Will Smith stars in Independence Day, helping to usher in an era of action movies in which special effects are more important than gratuitous violence/overt homosexuality. Action stars become child-friendly pussies.
Charlie’s Angels is released. The film succeeds where earlier efforts, such as Red Sonja failed: in advancing the absurd proposition that we would prefer hot women to chiseled hunks of beefcake in action movies. Vin Diesel stands as the lone champion of 80s-Style Homoerotic Action.
Terrorists attack New York, D.C. and Pennsylvania killing nearly 3,000 innocent Americans. Schwarzenegger, Stallone and Chuck Norris are conspicuously absent. The Patriot Act is signed into law by President Bush. Renegade cops who play by their own rules are now acting in accordance with the law. No more will Stupid Chiefs be able to demand that our hero turn in his badge and gun. Fascism on the rise. John Ashcroft is not mercilessly beaten in streets. Hello, 80s.

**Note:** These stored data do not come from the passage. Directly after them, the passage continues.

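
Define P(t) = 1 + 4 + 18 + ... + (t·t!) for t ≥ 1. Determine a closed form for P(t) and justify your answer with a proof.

We claim P(t) = (t + 1)! - 1 for all t ≥ 1.
When t = 1: P(1) = 1, and the closed form gives 1. They agree.
Inductive step: suppose the statement holds for some k ≥ 1, so P(k) = (k + 1)! - 1.
Then P(k+1) = P(k) + ((k + 1)(k + 1)!) = ((k + 1)! - 1) + ((k + 1)(k + 1)!).
Simplifying, P(k+1) = ((k+1) + 1)! - 1,
which is the closed form with t = k+1.
By induction, the statement is established for all t ≥ 1.

P(t) = (t + 1)! - 1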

Arnold is the second cast member of Predator to become a governor. During the campaign he delivers what will most certainly be his last, great, Pre-Mortem One-Liner to his then rival, Arianna Huffinton, “I have a perfect part for you in Terminator 4.” It is the only thing Arnold says during the entire campaign other than “I will say hasta la vista baby… to high taxes!” Or “Remember when I said I’d kill high taxes last? I lied.” And “I will terminate high taxes!” Finally winning, Schwarzenneger declares, “Bustamante, Cruz Over!” It’s all moot though, for governors solve problems with pens, not with bulging biceps and automatic weapons. Lame…
Kill Bill completes the demolition of the 80s Action template by combining the awareness of Pulp Fiction with the vaginas of Charlie’s Angels, Tomb Raider, etc.